Think common operations like:
- Create / delete / update an Amazon DynamoDB table
- Attach an AWS IAM policy to a Role
My main
function has an "outer" infinite loop that calls a function to prompt the user for which action to take, and then calls out to various Rust modules that prompt them for details (eg. which resource to delete?) and performs the action.
#[tokio::main()]
async fn main() {
loop {
let _ = select_function().await;
}
}
I have an enum
that defines the actions a user can take, when prompted.
#[derive(strum::Display, EnumIter)]
enum AwsOperation {
#[strum(to_string = "DynamoDB: Create Table")]
DynamoDBCreateTable,
#[strum(to_string = "DynamoDB: Update Table")]
DynamoDBUpdateTable,
// .... around 20 other operations
}
Then in my select_function()
function, I prompt the user for which operation they want to use, and each enum
variant triggers a function in a child module.

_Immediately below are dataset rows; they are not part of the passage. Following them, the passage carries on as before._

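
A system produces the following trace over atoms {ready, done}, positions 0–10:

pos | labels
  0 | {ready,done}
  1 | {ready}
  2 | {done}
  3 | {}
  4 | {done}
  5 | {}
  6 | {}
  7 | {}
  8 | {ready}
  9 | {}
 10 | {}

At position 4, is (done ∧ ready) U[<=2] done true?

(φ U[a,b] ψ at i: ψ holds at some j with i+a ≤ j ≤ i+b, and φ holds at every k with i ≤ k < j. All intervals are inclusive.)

Yes

Need some j in [4,6] with done, and (done ∧ ready) at every k in [4,j-1].
  j=4: done holds; no prefix to check → satisfied.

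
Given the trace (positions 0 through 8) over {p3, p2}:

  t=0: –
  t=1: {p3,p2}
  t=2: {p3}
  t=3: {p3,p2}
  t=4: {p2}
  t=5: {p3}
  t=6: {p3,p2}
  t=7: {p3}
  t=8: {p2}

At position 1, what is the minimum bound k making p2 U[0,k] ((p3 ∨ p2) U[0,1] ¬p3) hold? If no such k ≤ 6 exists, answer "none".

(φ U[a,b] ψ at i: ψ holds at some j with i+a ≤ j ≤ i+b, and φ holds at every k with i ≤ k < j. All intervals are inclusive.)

Need earliest j ≥ 1 with ((p3 ∨ p2) U[0,1] ¬p3), and p2 at every k in [1,j-1].
  j=1: rhs fails.
  j=2: rhs fails.
  j=3: rhs holds but lhs fails at k=2.
  j=4: rhs holds but lhs fails at k=2.
  j=5: rhs fails.
  j=6: rhs fails.
  j=7: rhs holds but lhs fails at k=2.
No witness within the range → none.

none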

async fn select_function() -> Result<()> {
let function_list = AwsOperation::iter().map(|i| i.to_string()).collect::<Vec<_>>();
let selected_function = inquire::Select::new("Select a function", function_list).prompt()?;
// Find the corresponding enum variant based on the selected string
let operation = AwsOperation::iter()
.find(|op| op.to_string() == selected_function)
.unwrap_or_else(|| {
let color = colored::Color::TrueColor { r: 220, g: 80, b: 110 };
println!("{0}", "Invalid function selected".color(color));
AwsOperation::Exit // Default to Exit if no match found
});
match operation {
AwsOperation::DynamoDBCreateTable => dynamodb::create_table().await,
AwsOperation::DynamoDBDeleteTable => dynamodb::delete_table().await,
AwsOperation::AWSSelectCredentialProfile => util::set_aws_profile().await,
AwsOperation::AWSSelectRegion => util::set_region().await,
// ... a bunch more operations implemented here ....

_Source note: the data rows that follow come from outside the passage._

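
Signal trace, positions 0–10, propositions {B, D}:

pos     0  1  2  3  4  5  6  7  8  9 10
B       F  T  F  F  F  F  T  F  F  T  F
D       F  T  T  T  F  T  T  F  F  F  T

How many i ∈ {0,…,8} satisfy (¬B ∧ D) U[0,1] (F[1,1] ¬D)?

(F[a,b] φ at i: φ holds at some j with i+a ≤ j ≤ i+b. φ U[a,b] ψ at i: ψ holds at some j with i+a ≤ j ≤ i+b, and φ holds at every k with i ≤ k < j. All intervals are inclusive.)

6

Evaluate at each i in [0,8]:
  i=0: ✗ (no rhs in [0,1])
  i=1: ✗ (no rhs in [1,2])
  i=2: ✓ (rhs at j=3; lhs holds on [2,2])
  i=3: ✓ (rhs at j=3)
  i=4: ✗ (no rhs in [4,5])
  i=5: ✓ (rhs at j=6; lhs holds on [5,5])
  i=6: ✓ (rhs at j=6)
  i=7: ✓ (rhs at j=7)
  i=8: ✓ (rhs at j=8)
Positions where it holds: {2, 3, 5, 6, 7, 8} → 6.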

AwsOperation::Exit => std::process::exit(0),
};
Ok(())
}
The Problem
This program was recently working pretty well on Windows 11 and MacOS, but after making some recent updates to it, I started getting stack overflow errors for the main
thread on Windows 11.
This is really surprising to me, because I am not dealing with very large data sets here. The service-specific AWS SDKs for things like IAM, DynamoDB, S3, CloudFormation, etc. simply allow you to retrieve a list of resources and then call various APIs against those. I'm currently working against an AWS development account that does not have large numbers of resources, so it's not like I'm loading in hundreds or thousands of cloud resources into memory.
During my research, I discovered that Windows 11 has a small thread stack size of 1 MB. I also discovered that tokio
allows you to set a thread stack size, but this does NOT affect the main
thread, only the child / spawned threads by the tokio
runtime. I also discovered that compiling a release build may reduce the artifacts loaded into the stack.
What I've Tried
- Switching from Rust
1.87.0
stable to1.88.0-beta.6
- resulted in the same stack overflow problems - Build Docker container on Docker Desktop (Linux WSL2 on Windows 11) - this successfully worked around the stack overflow issue (for now)
- Compile a
release
build withcargo run --release
- this successfully worked around the stack overflows (for now)
To the best of my knowledge, I am not doing any explicit memory allocation on the stack, at least nothing that would dramatically increase the stack size. Each of my child modules simply calls the necessary AWS APIs, stores the resource details / results, and then prompts the user to take an additional action based on the returned data, or goes back to the main action menu.
- Is this a common issue for Windows applications?
- Is this a common issue for users of the tokio runtime?
- What sorts of things should I be checking for, to identify stack overflow root causes?
- I'm running the application in VSCode debugger, with CodeLLDB extension, but I can't figure out what I should be looking at next?